I noted some time ago that in designing the American Recovery and Reinvestment Act the Obama administration essentially chose to get as much bang-for-their-buck as possible in terms of GDP rather than trying to maximize employment. Alex MacGillis had a good piece over the weekend in the Washington Post that started with the idea of a WPA-style direct employment program and eventually gets into the larger philosophical dispute complete with Lawrence Summers explicitly endorsing the output-over-employment approach:
“I think we got the Recovery Act right,” Larry Summers, the president’s chief economic adviser, said in an interview. “The primary objective of our policy is having more work done, more product produced and more people earning more income. It may be desirable to have a given amount of work shared among more people. But that’s not as desirable as expanding the total amount of work.”
On reflections, I think there are tons of practical problems with anything other than a very limited effort to do something WPAish.
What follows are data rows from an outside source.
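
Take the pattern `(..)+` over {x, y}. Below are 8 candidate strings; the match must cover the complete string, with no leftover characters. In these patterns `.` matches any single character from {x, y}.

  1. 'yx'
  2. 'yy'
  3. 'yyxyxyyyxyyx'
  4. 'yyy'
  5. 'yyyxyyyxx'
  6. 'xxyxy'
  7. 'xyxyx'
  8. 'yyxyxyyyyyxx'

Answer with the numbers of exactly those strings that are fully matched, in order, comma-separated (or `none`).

1 → match
2 → match
3 → match
4 → no match
5 → no match
6 → no match
7 → no match
8 → match

1, 2, 3, 8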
But there are alternative ways of doing employment targeting. Ryan Avent points out that European governments, operating in a political context with more of a tradition of active labor market policies, have done more to directly support employment. The Economist did an interesting overview of this action and offers a chart to show it’s largely working:
The question is whether these kind of measures retard needed restructuring in a way that will ultimately create a drag on European economies as we move toward recovery. In a relatively brief or shallow recession, I think Summers would definitely be on the right side of this argument. In a longer recession, though, there’s a case to be made that the loss of job skills and labor market attachment that’s involved in a period of prolonged unemployment will create a bigger drag effect than anything that might be involved in delayed restructuring.